“The media went after Lalit Modi, then A Raja, then Sharad Pawar and now they are after Bhopal. It will just pass,” said an official whose job it is to manage the perception about the government. He does not think Bhopal would have any long-lasting negative impact on the image of the UPA government.
Quarter of a century after the Bhopal tragedy, the collective conscience of India suddenly seems to have come alive. The fact is that, given India’s legal structure, this was the only possible conclusion of this case, in which the accused were charged with death due to negligence. The moral outrage is just that.
Indian Penal Code (IPC) 304A (causing death by a rash or negligent act) was applied when Salman Khan ran over people, the drunk wife of a colonel smashed her car into an auto and killed two last month in Delhi and yes, when roughly 15,000 were killed by a callous and greedy company. Mind you, if you were a teetotaller who has never jumped a red light in your life and by misfortune killed one in an accident, the same section would apply.
Two points, therefore:)
1) Driving under the influence of alcohol must attract higher punishment – imprisonment, fine and ban on driving for a certain period. If such drivers cause death, they should be charged with murder.

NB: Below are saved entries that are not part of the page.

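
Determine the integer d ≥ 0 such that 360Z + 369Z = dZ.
In the PID Z, (a, b) is generated by gcd(a, b). Compute gcd(369, 360) with the extended Euclidean algorithm, tracking rows (r, s, t) with s·369 + t·360 = r:
  row A: (369, 1, 0)   [1·369 + 0·360 = 369]
  row B: (360, 0, 1)   [0·369 + 1·360 = 360]
  369 = 1·360 + 9   → row C = row A − 1·row B = (9, 1, −1)   [check: 1·369 − 1·360 = 9]
  360 = 40·9 + 0   → remainder 0, stop. gcd = 9 (last nonzero row C).
So gcd(360, 369) = 9, with Bézout identity 1·369 − 1·360 = 9. Containment (⊇): the Bézout identity exhibits 9 as an element of (360, 369), giving (9) ⊆ (360, 369). Containment (⊆): since 9 | 360 and 9 | 369 (360 = 9·40, 369 = 9·41), every Z-linear combination of 360 and 369 is divisible by 9, so (360, 369) ⊆ (9). Therefore (360, 369) = (9), d = 9.

Final answer: (360, 369) = (9); d = 9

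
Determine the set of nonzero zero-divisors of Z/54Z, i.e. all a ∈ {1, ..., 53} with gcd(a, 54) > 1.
An element a ∈ Z/54Z (with a ≠ 0) is a zero-divisor iff gcd(a, 54) > 1 (because a is a unit precisely when gcd(a, n) = 1, and in Z/nZ every nonzero, non-unit element is a zero-divisor). Scan a = 1, ..., 53 and keep those with gcd(a, 54) > 1:
  gcd(2, 54) = 2, gcd(3, 54) = 3, gcd(4, 54) = 2, gcd(6, 54) = 6, gcd(8, 54) = 2, gcd(9, 54) = 9, gcd(10, 54) = 2, gcd(12, 54) = 6, gcd(14, 54) = 2, gcd(15, 54) = 3, gcd(16, 54) = 2, gcd(18, 54) = 18, gcd(20, 54) = 2, gcd(21, 54) = 3, gcd(22, 54) = 2, gcd(24, 54) = 6, gcd(26, 54) = 2, gcd(27, 54) = 27, gcd(28, 54) = 2, gcd(30, 54) = 6, gcd(32, 54) = 2, gcd(33, 54) = 3, gcd(34, 54) = 2, gcd(36, 54) = 18, gcd(38, 54) = 2, gcd(39, 54) = 3, gcd(40, 54) = 2, gcd(42, 54) = 6, gcd(44, 54) = 2, gcd(45, 54) = 9, gcd(46, 54) = 2, gcd(48, 54) = 6, gcd(50, 54) = 2, gcd(51, 54) = 3, gcd(52, 54) = 2.
All other a ∈ {1, ..., 53} have gcd(a, 54) = 1 and are units. So the nonzero zero-divisors are exactly the 35 values of a appearing in this scan.

Final answer: nonzero zero-divisors of Z/54Z = {2, 3, 4, 6, 8, 9, 10, 12, 14, 15, 16, 18, 20, 21, 22, 24, 26, 27, 28, 30, 32, 33, 34, 36, 38, 39, 40, 42, 44, 45, 46, 48, 50, 51, 52}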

Or at least, culpable homicide not amounting to murder. In fact, this was the charge against Salman Khan until the Mumbai high court dropped it.
2) Industrial disasters must lead to heavy fines on the company. Affected people must be compensated handsomely. The fear of the fine must be such on the companies that they would never think of a cost-cutting measure as Union Carbide in Bhopal, which was the direct cause of the disaster.
All these require new laws or modification of existing ones. After the current cacophony is over, the media and the civil society groups must try to take the debate to a more meaningful level.
Unfortunately that doesn’t seem to be the direction of the public discourse. The controversy over the nuclear liabilities bill is a pointer. India needs specific laws such as the nuclear liabilities bill to fix responsibilities and ensure immediate compensation to victims in the event of industrial accidents.